Wiring up for Firmata demo

The Firmata BLE app demo allows you to some basic functionality with your Arduino, great for testing out ideas or sensors
  • Digital Input (e.g. switches)
  • Digital Output (e.g. relays)
  • Analog Input (e.g. sensors)
  • PWM Output (e.g. LED dimming)
We'll demo all of these with the following wiring, grab some components from your parts bin and follow along!
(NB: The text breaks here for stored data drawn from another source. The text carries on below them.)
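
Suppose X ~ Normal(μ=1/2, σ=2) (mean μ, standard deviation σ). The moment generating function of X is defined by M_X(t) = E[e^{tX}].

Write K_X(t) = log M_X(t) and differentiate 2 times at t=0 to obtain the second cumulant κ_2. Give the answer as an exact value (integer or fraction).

M_X(t) = e^(2*t^2 + t/2)
K_X(t) = log M_X(t) = 2*t^2 + t/2
K′(t) = 4*t + 1/2
K′′(t) = 4

κ_2 = K′′(0) = 4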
  • Connect a standard LED (any color) with a inline resistor (220-1K is fine) to Digital 7
  • Connect an RGB LED (either common cathode or anode) so that the red, green and blue LED pins tie to Digital 3 5 and 6 with inline resistors. If using common anode, connect the fourth pin to 5V. If using common cathode, connect it to GND.
  • Connect a switch of some sort to Digital 4 so that when pressed, it connects to ground. No pullup resistor is required
  • Connect a potentiometer (any value 500 ohm to 1Mohm) so that the two outer legs connect to 5V and GND and the middle pin connects to Analog 5
Simply click on the pin that you wish to manipulate (pin 3 is selected in the screenshot below), set one of the three pin modes (Input, Output, PWM or Analog mode), and adjust the settings accordingly:
Some of the various options can be seen below, such as the ability to change the PWM rate when you select PWM mode, or whether to set output pins high or low, etc.:

Input Mode

This mode will setup the pin as an input, and the latest pin state will be displayed as High or Low:

Output Mode

In Output Mode you can set the pin state yourself to High or Low, allowing you to manually toggle an LED, enable or disable a FET driving a heavy load, etc.:

PWM Mode

PWM Mode allows you to set adjust the PWM output on a pin between 0 and 255 using a convenient slider, as shown below:

Adding App Support

While we don't have a tutorial yet on creating your own custom applications on iOS, Android or any other BLE-enabled operating system, the following information will be useful to any application developers, and you're free to look at our open source code for our own iOS application.

Tony Dicola has also published some source code for Android around our BLE UART service, which you can consult on github.

The UART Service

For reasons that are clearly beyond the comprehension of mere mortals like us, the Bluetooth SIG has decided not to include a UART-type service in the list of officially accepted BLE service definitions.

Without an equivalent to SPP in Bluetooth Classic, we only have one choice ... defining and implementing a custom UART-esque service ourselves!

The custom UART service uses the following UUIDs, which are the values you need to know to make your application talk to the appropriate characteristic. There is one characteristic for TX and another for RX, similar to the way that UART uses two lines to send and receive data:
  • UART Service UUID: 6E400001-B5A3-F393-E0A9-E50E24DCCA9E
  • TX Characteristic UUID: 6E400002-B5A3-F393-E0A9-E50E24DCCA9E
  • RX Characteristic UUID: 6E400003-B5A3-F393-E0A9-E50E24DCCA9E
These are the same UUID values used by Nordic Semiconductors in their test applications to stay compatible with their iOS and Android utilities
Using some sample code for your target OS (the Application Accelerator code from Bluetooth is a good start for iOS, Android or Windows), you can connect to the nRF8001 Breakout, find the UART service via the service UUID above, and then transfer data back and forth over the two available characteristics.

If you're new to Bluetooth Low Energy and don't know what characteristics and services are, have a look at our helpful Introduction to Bluetooth Low Energy learning guide as well, which lists some useful development resources at the end!

Related Links

The following links may be useful to you working with the nRF8001 Breakout:

Adafruit Resources

General Resources

If you have any specific problems with the Adafruit nRF8001 breakout, fee free to visit our actively moderated support forums, though be sure to check for the latest code on github first since that's the first place new features and bug fixes will be introduced!


I'm having connection dropouts in Android, whats up with that?

Android devices have some incompatibilities with 5GHz wifi on at the same time as BTLE, try disabling 5GHz wifi!